Samsung's Youngmin Shin said that the objective for the dual-quad architecture was to have the more energy-efficient A7s handle the majority of the workload in a mobile device, while the A15s take over for the most compute-intensive tasks. However, adding the second quad CPU for peak performance requirements comes at the expense of a large percentage of the SoC die area, with the A15s occupying 5X the silicon real estate (19mm2 vs 3.8mm2) of the A7 quad.
The cost in power appeared to be even greater in Samsung's ISSCC presentation, in which they rated the A15 CPU at nearly 6X the energy consumption of the A7 quad. Shin's power-performance graph indicated a higher (worse) power ratio, with the big quad hitting a maximum of 30,000 DMIPS at 6W, and the smaller quad maxing out in the neighborhood of 8,000 DMIPS at approximately 1/2 watt. The Exynos Octa design relies on dynamic voltage and frequency scaling in order to manage power, and each quad can be stepped up in performance from complete shutdown with all cores off, to turning on each core individually through power and clock gating.
As in the first 32nm quad-core Cortex A9-based Exynos, which Samsung described in much greater detail at ISSCC last year, Samsung makes extensive use of analog circuit techniques to tune power and performance with dynamic forward and reverse body-bias controls. To further optimize performance and lower power, the Exynos designers tweaked their Register-Transfer Level library to reduce gate count from logic synthesis, and customized their cell library for critical data paths.

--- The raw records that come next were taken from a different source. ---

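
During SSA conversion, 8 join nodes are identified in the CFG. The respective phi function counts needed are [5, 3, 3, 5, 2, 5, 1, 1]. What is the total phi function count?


Total phi functions = sum of phi functions at each join node
= 5 + 3 + 3 + 5 + 2 + 5 + 1 + 1 = 25

25


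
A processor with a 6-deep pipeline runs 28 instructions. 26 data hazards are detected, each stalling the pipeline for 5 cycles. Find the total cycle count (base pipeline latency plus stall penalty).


Base cycles = 6 + 28 - 1 = 33
Total stalls = 26 * 5 = 130
Total = 33 + 130 = 163

163


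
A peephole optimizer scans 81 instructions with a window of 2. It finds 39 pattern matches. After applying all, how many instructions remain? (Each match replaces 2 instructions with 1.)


Each match removes 1 instructions.
Total removed = 39 * 1 = 39
Remaining = 81 - 39 = 42

42


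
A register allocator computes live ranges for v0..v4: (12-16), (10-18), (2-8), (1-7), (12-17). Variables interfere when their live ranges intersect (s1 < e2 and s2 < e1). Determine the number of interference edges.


Check all pairs for overlapping intervals.
Two intervals (s1,e1) and (s2,e2) overlap if s1 < e2 and s2 < e1.
v0 (12-16) vs v1..v4: overlaps v1, v4 -> 2
v1 (10-18) vs v2..v4: overlaps v4 -> 1
v2 (2-8) vs v3..v4: overlaps v3 -> 1
v3 (1-7) vs v4: overlaps none -> 0
Total overlapping pairs = 2 + 1 + 1 + 0 = 4

4


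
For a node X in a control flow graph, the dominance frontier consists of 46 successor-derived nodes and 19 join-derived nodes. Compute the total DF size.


DF(X) = direct successor contributions + join point contributions
= 46 + 19 = 65

65


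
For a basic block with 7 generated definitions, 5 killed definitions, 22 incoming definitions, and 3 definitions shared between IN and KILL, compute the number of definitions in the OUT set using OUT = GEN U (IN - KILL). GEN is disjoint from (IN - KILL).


IN - KILL: 22 - 3 = 19 surviving definitions
OUT = GEN + surviving = 7 + 19 = 26

26


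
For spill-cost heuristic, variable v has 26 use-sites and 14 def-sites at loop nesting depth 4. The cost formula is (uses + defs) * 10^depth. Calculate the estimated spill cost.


uses + defs = 26 + 14 = 40
10^4 = 10000
Spill cost = 40 * 10000 = 400000

400000


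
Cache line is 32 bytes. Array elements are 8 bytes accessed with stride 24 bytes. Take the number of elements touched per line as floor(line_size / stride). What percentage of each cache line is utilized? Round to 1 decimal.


Elements per cache line = floor(32 / 24) = 1
Bytes used = 1 * 8 = 8
Utilization = 8 / 32 * 100 = 25.0%

25.0


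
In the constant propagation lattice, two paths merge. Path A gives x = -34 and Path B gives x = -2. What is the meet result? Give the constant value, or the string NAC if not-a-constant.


Meet operation: if both paths give the same constant, result is that constant; if they differ, result is NAC (not-a-constant).
Path A: -34, Path B: -2 -> differ
Result: not-a-constant -> NAC

NAC


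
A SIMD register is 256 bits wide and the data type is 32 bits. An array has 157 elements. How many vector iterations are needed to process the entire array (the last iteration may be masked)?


Width = 256 / 32 = 8 elements per vector op
Iterations = ceil(157 / 8) = 20

20


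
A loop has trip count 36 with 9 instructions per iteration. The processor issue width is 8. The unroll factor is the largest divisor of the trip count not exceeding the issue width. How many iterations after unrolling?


Largest divisor of 36 <= 8 is 6
New iterations = 36 / 6 = 6

6


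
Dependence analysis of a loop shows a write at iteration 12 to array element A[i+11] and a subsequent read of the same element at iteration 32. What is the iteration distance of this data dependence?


Distance = read iteration - write iteration
= 32 - 12 = 20

20


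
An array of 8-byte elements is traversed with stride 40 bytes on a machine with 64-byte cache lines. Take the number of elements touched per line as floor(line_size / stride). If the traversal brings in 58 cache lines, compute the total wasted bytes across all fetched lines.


Elements per line = floor(64 / 40) = 1
Bytes used per line = 1 * 8 = 8
Wasted per line = 64 - 8 = 56
Total wasted = 56 * 58 = 3248

3248


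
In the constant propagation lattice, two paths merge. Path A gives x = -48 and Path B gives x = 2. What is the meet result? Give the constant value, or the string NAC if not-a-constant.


Meet operation: if both paths give the same constant, result is that constant; if they differ, result is NAC (not-a-constant).
Path A: -48, Path B: 2 -> differ
Result: not-a-constant -> NAC

NAC


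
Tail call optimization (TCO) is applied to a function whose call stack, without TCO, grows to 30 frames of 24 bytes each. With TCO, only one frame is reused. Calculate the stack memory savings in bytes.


Without TCO: 30 * 24 = 720 bytes
With TCO: reuse 1 frame = 24 bytes
Savings = 720 - 24 = 696

696


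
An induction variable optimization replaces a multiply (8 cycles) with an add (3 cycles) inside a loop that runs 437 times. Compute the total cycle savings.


Per-iteration saving = 8 - 3 = 5
Total saved = 437 * 5 = 2185

2185


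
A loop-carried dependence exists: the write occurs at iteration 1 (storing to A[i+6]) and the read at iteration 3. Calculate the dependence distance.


Distance = read iteration - write iteration
= 3 - 1 = 2

2


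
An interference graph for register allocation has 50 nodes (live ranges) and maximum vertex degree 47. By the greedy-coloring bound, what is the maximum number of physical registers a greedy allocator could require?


Greedy coloring never needs more than (max_degree + 1) colors: when coloring a vertex, at most max_degree neighbors are already colored.
Upper bound = 47 + 1 = 48

48


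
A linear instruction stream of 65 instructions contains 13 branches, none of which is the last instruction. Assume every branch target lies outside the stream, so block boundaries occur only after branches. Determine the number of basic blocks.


With no in-sequence branch targets, the leaders are the first instruction plus the instruction after each branch.
Number of basic blocks = branches + 1
= 13 + 1 = 14

14


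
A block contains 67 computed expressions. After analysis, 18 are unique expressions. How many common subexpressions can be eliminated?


CSE count = total expressions - unique expressions
= 67 - 18 = 49

49


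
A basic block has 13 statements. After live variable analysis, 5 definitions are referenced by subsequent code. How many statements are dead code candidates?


Dead code = total statements - live definitions
= 13 - 5 = 8

8


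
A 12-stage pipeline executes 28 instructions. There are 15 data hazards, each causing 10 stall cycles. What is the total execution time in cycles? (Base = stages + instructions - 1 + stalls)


Base cycles = 12 + 28 - 1 = 39
Total stalls = 15 * 10 = 150
Total = 39 + 150 = 189

189


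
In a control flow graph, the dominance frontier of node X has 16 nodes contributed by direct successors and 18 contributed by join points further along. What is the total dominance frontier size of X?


DF(X) = direct successor contributions + join point contributions
= 16 + 18 = 34

34


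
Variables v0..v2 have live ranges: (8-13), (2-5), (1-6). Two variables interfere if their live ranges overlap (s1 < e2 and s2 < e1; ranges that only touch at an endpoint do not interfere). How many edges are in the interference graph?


Check all pairs for overlapping intervals.
Two intervals (s1,e1) and (s2,e2) overlap if s1 < e2 and s2 < e1.
v0 (8-13) vs v1..v2: overlaps none -> 0
v1 (2-5) vs v2: overlaps v2 -> 1
Total overlapping pairs = 0 + 1 = 1

1


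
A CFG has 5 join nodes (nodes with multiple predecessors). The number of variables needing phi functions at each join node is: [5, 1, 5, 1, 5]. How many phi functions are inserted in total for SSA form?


Total phi functions = sum of phi functions at each join node
= 5 + 1 + 5 + 1 + 5 = 17

17


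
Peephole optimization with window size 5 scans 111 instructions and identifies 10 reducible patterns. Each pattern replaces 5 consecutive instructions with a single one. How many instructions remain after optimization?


Each match removes 4 instructions.
Total removed = 10 * 4 = 40
Remaining = 111 - 40 = 71

71


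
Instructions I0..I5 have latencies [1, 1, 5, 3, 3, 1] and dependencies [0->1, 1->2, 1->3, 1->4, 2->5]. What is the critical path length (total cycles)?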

Shin said that the "big" CPUs in Octa can operate from 200MHz to greater than 1.8GHz, while the "LITTLE" cores run from 200 MHz to greater than 1.2GHz, depending on manufacturing process variability. The two sets of processors share a cache coherent interconnect bus, with a 2MB L2 data cache for the A15s, and a 512KB L2 in the A7s. In a whitepaper on the benefits of the big.LITTLE architecture, Samsung says that the cache coherent bus enables applications to be switched between CPUs in "less than 20,000 clock cycles".
While designers in attendance at the ISSCC presentation questioned the cost-benefit of the big.LITTLE architecture, based on the described power-performance-area tradeoffs, data from the conference paper could be misleading. As the speaker stated during the closing Q&A session, his perspective in the presentation was as a circuit designer. The actual operation of the Exynos processor relies on the application software and operating system. The Samsung whitepaper authors provide more insight on the power tradeoffs in their discussion of peak versus average power. The Exynos big.LITTLE architecture depends on completing tasks faster, albeit at the expense of higher peak power. The assumption is that the ability to turn off cores for longer periods of time will yield a greater benefit.

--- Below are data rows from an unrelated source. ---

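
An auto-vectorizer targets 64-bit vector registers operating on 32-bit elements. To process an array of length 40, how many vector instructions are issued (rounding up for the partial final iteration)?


Width = 64 / 32 = 2 elements per vector op
Iterations = ceil(40 / 2) = 20

20


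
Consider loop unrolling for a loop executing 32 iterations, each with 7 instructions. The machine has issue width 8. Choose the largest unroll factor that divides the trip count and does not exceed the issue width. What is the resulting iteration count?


Largest divisor of 32 <= 8 is 8
New iterations = 32 / 8 = 4

4


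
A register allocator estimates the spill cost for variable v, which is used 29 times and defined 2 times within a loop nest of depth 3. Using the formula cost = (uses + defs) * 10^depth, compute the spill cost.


uses + defs = 29 + 2 = 31
10^3 = 1000
Spill cost = 31 * 1000 = 31000

31000


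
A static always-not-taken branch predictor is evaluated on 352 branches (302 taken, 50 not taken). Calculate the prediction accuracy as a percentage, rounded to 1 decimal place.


Predictor: always-not-taken
Correct predictions = 50
Accuracy = 50 / 352 * 100 = 14.2%

14.2


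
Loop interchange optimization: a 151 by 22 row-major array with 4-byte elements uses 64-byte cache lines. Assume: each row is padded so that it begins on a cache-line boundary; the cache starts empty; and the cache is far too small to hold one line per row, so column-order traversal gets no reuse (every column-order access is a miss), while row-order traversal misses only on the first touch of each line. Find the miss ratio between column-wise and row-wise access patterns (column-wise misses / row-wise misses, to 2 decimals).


Each row occupies 22 * 4 = 88 bytes and starts on a line boundary, so it spans ceil(88 / 64) = 2 cache lines.
Row-major traversal misses (one per line touched): 151 * ceil(22 * 4 / 64) = 302
Column-major traversal misses (no reuse, every access misses): 151 * 22 = 3322
Ratio = 3322 / 302 = 11.0

11.0


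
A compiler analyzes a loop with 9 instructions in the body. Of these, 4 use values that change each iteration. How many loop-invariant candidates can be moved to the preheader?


Invariant candidates = total - loop-dependent
= 9 - 4 = 5

5


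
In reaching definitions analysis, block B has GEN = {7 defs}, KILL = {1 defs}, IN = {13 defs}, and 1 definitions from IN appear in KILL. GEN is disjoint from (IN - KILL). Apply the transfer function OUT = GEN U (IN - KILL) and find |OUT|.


IN - KILL: 13 - 1 = 12 surviving definitions
OUT = GEN + surviving = 7 + 12 = 19

19


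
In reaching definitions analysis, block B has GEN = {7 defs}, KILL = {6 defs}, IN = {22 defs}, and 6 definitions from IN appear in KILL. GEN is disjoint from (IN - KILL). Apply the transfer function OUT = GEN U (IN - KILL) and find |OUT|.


IN - KILL: 22 - 6 = 16 surviving definitions
OUT = GEN + surviving = 7 + 16 = 23

23


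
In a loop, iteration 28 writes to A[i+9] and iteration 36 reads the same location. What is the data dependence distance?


Distance = read iteration - write iteration
= 36 - 28 = 8

8


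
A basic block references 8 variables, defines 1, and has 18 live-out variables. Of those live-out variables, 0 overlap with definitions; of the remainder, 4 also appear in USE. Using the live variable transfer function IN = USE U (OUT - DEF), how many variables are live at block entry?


OUT - DEF: 18 - 0 = 18
|IN| = |USE| + |OUT - DEF| - |USE ∩ (OUT - DEF)| = 8 + 18 - 4 = 22

22


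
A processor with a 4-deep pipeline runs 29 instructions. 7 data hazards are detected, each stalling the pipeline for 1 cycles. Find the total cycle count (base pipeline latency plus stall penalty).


Base cycles = 4 + 29 - 1 = 32
Total stalls = 7 * 1 = 7
Total = 32 + 7 = 39

39


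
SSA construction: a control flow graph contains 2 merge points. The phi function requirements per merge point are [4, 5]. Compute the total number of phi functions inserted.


Total phi functions = sum of phi functions at each join node
= 4 + 5 = 9

9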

Nevertheless, the Exynos design objectives stand out in sharp contrast to NVIDIA's Tegra-4 design, and Qualcomm's next-generation Snapdragon 600/800. The Samsung whitepaper authors share their perspective in stating that
"...applications such as 3D gaming and high-definition video playback are seldom used on mobile devices." (Samsung whitepaper "Benefits of the big.LITTLE architecture")NVIDIA is clearly going after their sweet spot in the gaming market with Cortex A15-based Tegra-4 and Project Shield, with the new processor integrating 72 GPU cores and a computational photography engine. Qualcomm is targeting UltraHD video payback with the Snapdragon 800. NVIDIA and Qualcomm both customize ARM cores for their unique architectures. However, NVIDIA has backed off to a Cortex-A9 based architecture for their first processor with integrated modem, the Tegra 4i. ARM's big.LITTLE architecture is yet to be tested in an actual mobile device, so time will tell as far as which configuration of heterogeneous CPUs wins out in the next generation of mobile devices.